One of the results of having well trained employees is that company projects often receive recognition from various state organizations. 
Tri-Hurst completed Tse’Bii”Nidzisgae Elementary School in Monument Valley in 2012. It was named the “Best in State” new school. 
Tri-Hurst basically built the Utah State University campus in Blanding as we know it today.  This includes the Library, Administration building, Arts and Events Center, The Quad, and dormitories and most recently the large hogan on the north west corner. 
The USU hogan won a “best of year” construction in the worship category this past year. 
“This was one of the highlights of my career,” stated Joe Hurst. 
He credits Benedict and Rena Daniels for their direction and insight for the project.

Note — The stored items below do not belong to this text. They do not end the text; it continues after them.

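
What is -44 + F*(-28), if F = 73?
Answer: -2088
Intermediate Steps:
-44 + F*(-28) = -44 + 73*(-28) = -44 - 2044 = -2088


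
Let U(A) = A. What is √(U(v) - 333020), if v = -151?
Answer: 3*I*√37019 ≈ 577.21*I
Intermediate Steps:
√(U(v) - 333020) = √(-151 - 333020) = √(-333171) = 3*I*√37019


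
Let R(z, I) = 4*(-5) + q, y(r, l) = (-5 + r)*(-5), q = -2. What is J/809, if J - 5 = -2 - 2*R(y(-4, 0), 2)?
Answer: 47/809 ≈ 0.058096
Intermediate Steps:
y(r, l) = 25 - 5*r
R(z, I) = -22 (R(z, I) = 4*(-5) - 2 = -20 - 2 = -22)
J = 47 (J = 5 + (-2 - 2*(-22)) = 5 + (-2 + 44) = 5 + 42 = 47)
J/809 = 47/809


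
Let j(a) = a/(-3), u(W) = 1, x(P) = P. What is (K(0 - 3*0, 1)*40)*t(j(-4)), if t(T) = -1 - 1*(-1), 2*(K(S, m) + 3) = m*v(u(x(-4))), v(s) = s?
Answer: 0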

Two years ago, the company built an addition to the Monument Valley Clinic, then they constructed the Bluff Elementary, which took 1 1/2 years to build.  It was completed in 2020, but sat empty for nearly a year because of Covid. 
Oftentimes, crews are working at different locations, with multiple projects going on at the same time: some building, some pouring cement, and others working on electric systems. 
With such a good track record of quality and efficiency, Tri-Hurst continues to help build San Juan County.
One of their new projects will be to retrofit the Blanding Wellness Center, including an update to the fire suppression system and restroom shower facilities so they meet state fire and health codes. Construction is anticipated to begin after the swim season this year.
Interestingly, it’s not all work and no play for the Tri-Hurst team, where workers and supervisors are like family, so picnics and meals together occur often. 
One recurring company tradition is the “Saw Dust Bowl” where meals are shared and team morale is strengthened because everyone knows each other on a personal level.
Joe explained, “We have a diverse workforce with different talents and abilities.  Using the strengths of each, enables us to take on a broad spectrum of construction projects.”
Good humor and laughter are common at socials, in the office and at job sites.  Stressful situations are often diffused with a lighter view. Owners, supervisors and craftsmen are all very much involved in each other’s lives. 
Tri-Hurst recently completed an 18-month project, building an upscale “glamping” facility near Looking Glass Rock. It includes camping sites, a pool, gas fireplaces, a lobby building, full-service restaurant, guest amenities, and service facilities.
The new tourist attraction will be featured in the May 2023 Sunset Magazine.